Last night we went to the Boston Wine School in Allston. The "school" was started by Jonathan Alsop to teach people about the art of drinking wine in a far less snobby way. The classes originated in his cellar but have moved to an actual location next to a liquor store (convenient). The classes have 15 people max and sell out quickly. They have a calendar with multiple classes each week at different prices. My mother got me a gift certificate for any class that included a dinner (some do, some don't) for the two of us. We decided to go with Wine, Cheese, and the Pursuit of Happiness. I mean, how perfect is that? 

It took 45 minutes to get there thanks to Friday traffic but we were happy to see that despite all the snow, there was actually parking. I know that is hard to come by in Allston. 

The "classroom" is in this cool room with exposed brick and a chalkboard that ran along the brick wall. The chalkboard had all kinds of interesting information about wine. There were tables set up into a U shape facing the chalkboard.

It was an intimate setting but didn't feel pretentious at all. The instructor was very inviting. Upon arrival, they were serving Spanish Cava (a sparkling wine much like Prosecco and Champagne made with different grapes and a different process. Ok so maybe it isn't too much alike compared to those two except that it is bubbly). We also had an appetizer with two types of bruschetta and fresh ricotta cheese. One had a rose jam and the other had a balsamic glaze with thyme. There was also soppressata which is basically an Italian salami. But much better than American salami. 

Once we had that, we dove into the wine and cheese world. The instructor paired the wines to go with the cheeses. We would try the wines without the cheese and then with the cheese. It was amazing to see the taste of the wine change. If you don't know what cheese to pick to go with your wine, go for a cheese that is made in the same general area as the wine. For example, choose a French wine to pair with a brie.

We tried a Sauvignon Blanc from New Zealand with a Chevre (goat cheese) from France. The Sauvignon Blanc was more on the tart side but with the strong cheese pairing, the wine became almost sweet. Next was a Beaujolais from eastern France with a Brie. Beaujolais (which I don't think I've had before) is made with Gamay grapes. Did you know that Europeans tend to name their wines after the region and Americans tend to name their wines after the grape varietal? That's why it can be confusing walking into a wine shop. A kind of Beaujolais, the Beaujolais Nouveau, has been heavily marketed in the US as a Thanksgiving wine even though the French don't celebrate Thanksgiving. Interesting, right?

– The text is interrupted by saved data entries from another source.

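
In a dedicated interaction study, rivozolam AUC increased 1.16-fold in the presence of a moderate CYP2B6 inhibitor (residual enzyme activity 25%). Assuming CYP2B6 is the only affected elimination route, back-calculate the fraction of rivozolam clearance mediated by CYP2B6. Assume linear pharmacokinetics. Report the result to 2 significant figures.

0.18

Let fm be the CYP2B6 fraction. New clearance relative to baseline = fm × 0.25 + (1 − fm).
AUC ratio = 1 / (new CL fraction), so new CL fraction = 1 / 1.16 = 0.8621.
fm × 0.25 + 1 − fm = 0.8621  ⇒  fm × (0.25 − 1) = −0.1379  ⇒  fm = 0.18.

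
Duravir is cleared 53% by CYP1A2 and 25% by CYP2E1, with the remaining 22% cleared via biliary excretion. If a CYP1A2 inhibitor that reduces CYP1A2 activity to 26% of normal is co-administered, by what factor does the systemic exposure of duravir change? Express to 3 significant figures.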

We then went to Italy with a Tuscan Blend with Sangiovese, Merlot, and Cabernet Sauvignon grapes. Italy and most of Europe has really strict rules on the names of wines and how they are made. For example, a Chianti must be made a very specific way with specific grapes. Any wines that don't go by the "Chianti rules" but are made in Tuscany are often called Super Tuscan wines. This wine was an example. We paired this with a Robiola Due Latti cheese which was made with both sheep's and cow's milks. 

Our next pairing was Spanish with a Tempranillo wine and a Manchego cheese. I love Manchego and also loved this wine. This was our favorite wine of the night and it only sells for $11!!  Spanish wines are gaining popularity but weren't as well known as Italian or French wines because the Spanish tended to not export their wines. They would just drink them. Smart move. The last set was a French wine made from the Muscat grape so it was definitely sweet. It was paired with a Fourme d'Ambert which is a French blue cheese. This wine was made sweeter due to the stopping of fermentation with brandy when it was made.

While drinking wine and eating cheese, we learned the 7 "S's" of wine tasting which are See, Sniff, Swirl, Smell, Sip, Swish, and Spit. It was interesting to go through the process and talk about what we smelled in the wine and if we tasted anything in particular. I did not spit. I drank. Obviously.

After that, it was onto our dinner. I know, dinner after all of that wine and cheese? We were ready! The dinner was a "Night in Italy" as you can see on the menu. It was paired white and red Italian wines

The dinner was really good and not huge which was welcomed. Dessert is cut off at the bottom but it was a Strawberry Gateau. 

Overall we learned a lot and it was a welcoming environment. We were told to make it interactive which it was and we also got to know the couple sitting next to us. I definitely recommend it for a new kind of night out (or a grown-up night out). It is on the pricier side at $115 per person but you are getting a lot of wine and food. It would probably cost the same as going out to dinner at a nice restaurant then going out for drinks after. It was fun!